Map of the region around Singapore including parts of Malaysia and Indonesia. Singapore is drawn larger than scale, with eyes and two muscular arms holding a wind turbine and solar panels.  So what about our physical constraints, where we have limited options for renewables? Singapore has always been proud of punching above our weight, and our impact need not be limited within our borders.

Notes:


Singapore island in the middle, where the left side is coloured in grey and the right in a red-orange-green gradient. On the left are arrows pointing to Singapore labelled palm oil, migrant labour, oil and gas and sand mining, illustrated by a forest fire, people at a construction site, a tanker with oil barrels, and an excavator with piles of sand.
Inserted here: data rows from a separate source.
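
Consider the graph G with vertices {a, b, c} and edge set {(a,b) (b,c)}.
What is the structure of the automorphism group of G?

The degree sequence is [1, 2, 1]; the two degree-1 vertices a and c are the ends of a path, so G = P_3. A path has exactly one nontrivial symmetry — reversal — giving Aut(G) of order 2.

C_2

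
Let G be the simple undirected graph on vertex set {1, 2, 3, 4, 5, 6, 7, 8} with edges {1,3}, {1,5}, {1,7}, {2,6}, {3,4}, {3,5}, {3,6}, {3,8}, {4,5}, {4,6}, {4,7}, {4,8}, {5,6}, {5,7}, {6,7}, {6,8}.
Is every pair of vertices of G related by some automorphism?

No

Vertex 2 is the only vertex of degree 1, so every automorphism fixes it; G is not vertex-transitive.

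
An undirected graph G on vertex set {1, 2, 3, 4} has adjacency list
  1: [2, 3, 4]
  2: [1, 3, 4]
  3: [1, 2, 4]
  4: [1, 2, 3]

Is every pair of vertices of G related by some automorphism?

All 4 vertices are pairwise adjacent: G = K_4. Every bijection on the vertex set is an automorphism of K_4; hence Aut(K_4) ≅ S_4, order 24. Under this action every vertex can be carried to every other, so G is vertex-transitive.

Yes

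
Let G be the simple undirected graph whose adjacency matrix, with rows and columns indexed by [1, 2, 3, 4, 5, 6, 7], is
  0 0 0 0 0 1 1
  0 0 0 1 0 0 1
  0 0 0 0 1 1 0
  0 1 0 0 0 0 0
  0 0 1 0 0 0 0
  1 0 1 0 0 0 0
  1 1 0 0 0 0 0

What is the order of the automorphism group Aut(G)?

The degree sequence is [2, 2, 2, 1, 1, 2, 2]; the two degree-1 vertices 4 and 5 are the ends of a path, so G = P_7. The only nontrivial automorphism of a path is the end-to-end reflection, so Aut(G) ≅ Z_2.

2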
On the right are arrows that point outwards from Singapore labelled emergency aid, loss & damage funds and technology transfer, illustrated by people with boxes and building materials constructing a shelter, people passing a box with a square cross, dollar signs, and a solar panel with an electricity symbol.  After decades of benefiting from cheap labour from the region while indirectly causing environmental harms elsewhere (e.g. deforestation, sand mining), it is only fair that we provide climate aid to our neighbours, while ensuring that this is done in a just and equitable manner.

Notes:


In the middle, two newspapers with headlines “S’pore announces just transition” and image of speaker on podium and screen with title “no more oil”, and “$XX Bn S’pore climate fund for ASEAN” with image of people shaking hands. Surrounding it are illustrations of various topics: “Fossil fuel phase out” with people taking apart an oil refinery; “citizens’ assemblies” with people holding placards; “green jobs union” with workers in helmets working on solar panels; “retrofitting old buildings” with workers installing equipment on a building; “mangrove restoration” with mangrove trees; “agroforestry” with people planting fruit plants under large trees, and “ASEAN power grid” with a solar panel connected to power lines with an electricity symbol.   We should not rest at achieving net zero emissions by 2050 within Singapore’s borders, thinking that we have done our part. Our future has always been tightly bound with that of the larger region and beyond.  If we can successfully implement a just transition to a low-carbon society, it could quicken similar efforts around the world — an example of outsize impact that we can all be truly proud of.